Estoy seguro de que quien lea mi columna estará harto o cansada de que me refiera a Schopenhauer tan a menudo. Ese filósofo del siglo diecinueve que ni siquiera sabía bailar y cuya madre, novelista, era mucho más famosa que su arrogante vástago. “Nunca harás amistades si mantienes esa actitud tan pedante; crees saber más que todos”, lo recriminaba ella.

Michel Houellebecq, el filósofo y escritor francés, ha llevado de nuevo a la Europa ávida de novedades al filósofo nacido en Danzig (no sabía bailar, insisto, lo cual es terrible para el conocimiento). Es evidente que el francés no leyó a fondo al alemán o ni siquiera reflexionó en su pensamiento, pero ¿quién va a reclamarle? Nadie; pues a pocos les importa el tema y a los latinoamericanos nos está vedado el pensar. Sólo quiero llamar la atención acerca de una idea de Schopenhauer que cualquiera de nosotros, ustedes, ellos, ellas (me lleva el carajo con la corrección genérica) podrían estar interesados. Se trata de domesticar o adiestrar al pesimismo. Resulta que ahora somos pesimistas, no en contraposición al optimista —que es tonto o hipócrita—, sino que lo hemos amansado de tal manera que además lo hemos convertido en un humor superficial. Somos pesimistas porque nos conviene y tal actitud nos protege del fracaso o de las vicisitudes o escollos inesperados. Pues resulta que a estos falsos pesimistas no les creo en absoluto. El pesimista no anda vociferando por allí que lo es, y sufriría en verdad si alguien se entera de su inclinación al absoluto desdén por la vida. Haría el ridículo, ya que, incluso, lo aplaudirían. Un pesimista legítimo sonreiría, aplaudiría y expresaría que su mundo va a progresar o a ser mejor. Y ello pese a que tiene la absoluta certeza de que nada parecido sucederá. Schopenhauer comprendió muy bien que al vivir en un mundo terrible e injusto no podemos esperar a que nadie nos revele o sea causante de un paraíso incomparable y hedonista. Ante la desgracia, la muerte y el poder de los atorrantes, sólo tenemos una opción: resignarnos.
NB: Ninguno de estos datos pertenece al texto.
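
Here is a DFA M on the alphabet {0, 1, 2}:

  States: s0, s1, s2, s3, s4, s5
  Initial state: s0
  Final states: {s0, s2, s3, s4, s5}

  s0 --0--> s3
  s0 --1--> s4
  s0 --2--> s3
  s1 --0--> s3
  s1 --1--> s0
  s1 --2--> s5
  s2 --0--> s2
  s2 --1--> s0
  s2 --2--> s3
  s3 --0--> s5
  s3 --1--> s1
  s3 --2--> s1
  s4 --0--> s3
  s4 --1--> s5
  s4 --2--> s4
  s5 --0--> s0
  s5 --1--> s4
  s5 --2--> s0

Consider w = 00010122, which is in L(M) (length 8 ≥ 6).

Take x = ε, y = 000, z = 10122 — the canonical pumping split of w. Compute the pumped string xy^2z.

00000010122

xy^2z = ε·000·000·10122 = 00000010122.
Reading y = 000 takes M from s0 back to s0, so after x·y·y the machine is still in s0, and z then leads to the accepting state s0. Hence 00000010122 ∈ L(M).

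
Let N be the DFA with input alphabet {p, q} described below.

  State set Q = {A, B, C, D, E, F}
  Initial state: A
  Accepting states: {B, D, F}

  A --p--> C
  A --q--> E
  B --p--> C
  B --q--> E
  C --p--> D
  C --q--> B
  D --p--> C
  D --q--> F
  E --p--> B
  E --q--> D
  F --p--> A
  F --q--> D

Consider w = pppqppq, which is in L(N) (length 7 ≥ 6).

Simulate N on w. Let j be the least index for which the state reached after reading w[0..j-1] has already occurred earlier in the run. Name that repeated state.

C

Run of N on w = p p p q p p q:
  step 0: A  (start)
  step 1: C  (read p: A→C)
  step 2: D  (read p: C→D)
  step 3: C  (read p: D→C)   ← first repeat (C seen earlier)
  step 4: B  (read q: C→B)
  step 5: C  (read p: B→C)
  step 6: D  (read p: C→D)
  step 7: F  (read q: D→F)

The earliest repeat is at step j = 3: N is in C, which it already visited at step i = 1.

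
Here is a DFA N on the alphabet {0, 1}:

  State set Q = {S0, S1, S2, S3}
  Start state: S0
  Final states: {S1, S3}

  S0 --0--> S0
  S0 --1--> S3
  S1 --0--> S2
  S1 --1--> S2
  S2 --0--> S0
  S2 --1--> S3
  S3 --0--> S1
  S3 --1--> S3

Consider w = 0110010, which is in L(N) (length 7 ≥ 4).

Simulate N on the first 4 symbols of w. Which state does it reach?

S1

State sequence: S0 -0-> S0 -1-> S3 -1-> S3 -0-> S1

After reading 4 characters, N is in state S1.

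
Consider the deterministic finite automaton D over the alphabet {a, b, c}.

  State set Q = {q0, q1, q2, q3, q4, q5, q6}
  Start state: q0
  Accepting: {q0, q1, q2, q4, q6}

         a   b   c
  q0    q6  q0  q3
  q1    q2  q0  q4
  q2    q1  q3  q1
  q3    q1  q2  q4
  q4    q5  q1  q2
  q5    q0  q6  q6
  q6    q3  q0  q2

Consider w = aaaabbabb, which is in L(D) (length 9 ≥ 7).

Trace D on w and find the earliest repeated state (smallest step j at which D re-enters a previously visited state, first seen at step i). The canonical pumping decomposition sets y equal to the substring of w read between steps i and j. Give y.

State sequence: q0 -a-> q6 -a-> q3 -a-> q1 -a-> q2 -b-> q3 -b-> q2 -a-> q1 -b-> q0 -b-> q0
First repeat at step 5: q3 was already visited.

So i = 2, j = 5, giving x = w[0:2] = aa, y = w[2:5] = aab, z = w[5:9] = babb.
Check: |xy| = 5 ≤ 7 and |y| = 3 ≥ 1. Reading y takes D from q3 back to q3, so every xyⁱz is accepted.
With |Q| = 7, pigeonhole forces a state repeat no later than step 7; the substring read between the first and second visits to that state can be pumped.

aab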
Mas de pronto, han aparecido un conjunto de pesimistas adiestrados, domados, amansados, que solamente están construyendo la cabaña de la felicidad imperfecta. Y nos conducen a su falsa infelicidad, ya que en realidad desean progresar, pero no son capaces de aceptar que algo así nunca sucederá.

Requiero de las disculpas de mis lectores respecto a lo que voy a escribir: un pesimista real nunca podrá ser descubierto, puesto que su intimidad no ha sido puesta en juego. Él está a un lado de ustedes, alegre, dispuesto, trabajador, procreador inclusive. Hay que alargar la broma teniendo hijos, descendencia, creyendo en el poder de la especie. Mas eso sólo tiene sentido siendo verdaderos pesimistas, hipócritas, cínicos lúdicos. Un pesimista hace lo que tiene que hacer: vivir y recorrer el camino. Avanzar a ciegas, sin importar si existe el futuro o el progreso. Schopenhauer sabía muy bien que el impulso por vivir es un estímulo ciego. Sólo los ciegos ven, porque todo lo imaginan. Nos han robado el pesimismo y lo han adiestrado, y lo han transformado en una experiencia común y asimilada: en un ¡futuro!

Con todas estas palabras sólo quiero decir que los pesimistas reales no se exhiben, ni hacen alarde de su humor fatalista, sin embargo es fundamental y necesaria la existencia del pesimista falso, que es como un hippie, un profeta de los nuevos tiempos, un farsante, un nihilista de pacotilla. Habemos varios que pensamos que algo está podrido en Dinamarca, mas no lo podemos comprobar. Sólo observamos… sólo observamos, y seguimos.